El Fondo Monetario inicia una nueva revisión en la Argentina

NewsITe
Una delegación técnica del Fondo Monetario Internacional (FMI) arribó a la Argentina para encarar una nueva revisión del programa vigente con el Gobierno de Javier Milei, correspondiente al primer trimestre de 2025. La misión se produce en un contexto de fuerte debate político y económico por la nueva fórmula del Índice de Precios al Consumidor (IPC) y su impacto sobre salarios, jubilaciones y tarifas.
Según fuentes oficiales, los enviados del organismo multilateral mantendrán reuniones con el equipo económico para evaluar el cumplimiento de las metas fiscales, monetarias y de acumulación de reservas pactadas en el último entendimiento. La revisión es clave para destrabar el próximo desembolso de fondos, que el Ejecutivo considera esencial para sostener el programa financiero y reforzar la estabilidad cambiaria.

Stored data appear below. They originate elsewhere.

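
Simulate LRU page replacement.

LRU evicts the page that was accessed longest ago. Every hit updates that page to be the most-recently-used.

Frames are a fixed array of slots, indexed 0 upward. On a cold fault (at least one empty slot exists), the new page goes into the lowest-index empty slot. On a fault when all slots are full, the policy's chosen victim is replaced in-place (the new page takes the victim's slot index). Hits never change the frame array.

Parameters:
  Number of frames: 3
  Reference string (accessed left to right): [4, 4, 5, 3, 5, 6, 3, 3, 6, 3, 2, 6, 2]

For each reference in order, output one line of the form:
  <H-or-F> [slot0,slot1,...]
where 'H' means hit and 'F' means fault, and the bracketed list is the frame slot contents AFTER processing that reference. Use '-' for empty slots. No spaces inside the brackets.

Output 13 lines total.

F [4,-,-]
H [4,-,-]
F [4,5,-]
F [4,5,3]
H [4,5,3]
F [6,5,3]
H [6,5,3]
H [6,5,3]
H [6,5,3]
H [6,5,3]
F [6,2,3]
H [6,2,3]
H [6,2,3]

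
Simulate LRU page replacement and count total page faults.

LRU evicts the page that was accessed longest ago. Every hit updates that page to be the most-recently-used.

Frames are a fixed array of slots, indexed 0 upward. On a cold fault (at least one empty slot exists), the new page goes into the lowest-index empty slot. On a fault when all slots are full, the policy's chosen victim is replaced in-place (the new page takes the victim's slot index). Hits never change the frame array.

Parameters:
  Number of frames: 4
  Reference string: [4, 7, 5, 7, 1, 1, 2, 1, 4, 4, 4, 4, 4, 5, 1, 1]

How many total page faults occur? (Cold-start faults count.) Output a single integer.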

La presencia del FMI ocurre mientras el Gobierno defiende la nueva metodología de medición del IPC, cuestionada por sectores de la oposición y por especialistas que advierten sobre eventuales cambios en la forma de reflejar la inflación real. En la Casa Rosada niegan cualquier intento de manipular estadísticas y aseguran que las modificaciones buscan modernizar el índice y alinearlo con estándares internacionales.
Objetivos de la misión y puntos en discusión
En esta revisión, los técnicos del Fondo pondrán el foco en varios frentes sensibles para la economía argentina:
- Disciplina fiscal: verificar si el Gobierno mantiene el sendero de recorte del déficit comprometido y si las medidas de ajuste son sostenibles en el plano social y político.
- Política monetaria: analizar la estrategia del Banco Central en torno a la emisión, las tasas de interés y la evolución de los pasivos remunerados.
- Reservas internacionales: evaluar la capacidad del país para fortalecer las reservas, en un escenario de restricciones cambiarias y necesidad de divisas.
- Reformas estructurales: revisar el avance de cambios regulatorios, laborales y previsionales, puntos centrales en la agenda del Ejecutivo.
La discusión sobre la fórmula del IPC se colará inevitablemente en las conversaciones. Para el FMI, contar con estadísticas confiables es un requisito básico para monitorear el programa y proyectar la dinámica de la deuda. Para la Argentina, en tanto, el debate también tiene impacto doméstico: de la inflación oficial dependen negociaciones paritarias, actualizaciones de programas sociales y el humor de los mercados.
Fuentes del mercado señalan que esta misión será un termómetro crucial para medir hasta dónde el Fondo respalda el rumbo económico de Milei y qué grado de flexibilidad está dispuesto a otorgar frente a las tensiones sociales y políticas.
Se espera que la misión del FMI permanezca varios días en Buenos Aires y que, una vez concluida la revisión, emita un informe técnico que deberá ser elevado al Directorio del organismo. De la evaluación que allí se haga dependerán no solo los próximos desembolsos, sino también la señal que reciba la comunidad financiera internacional sobre el futuro inmediato de la economía argentina.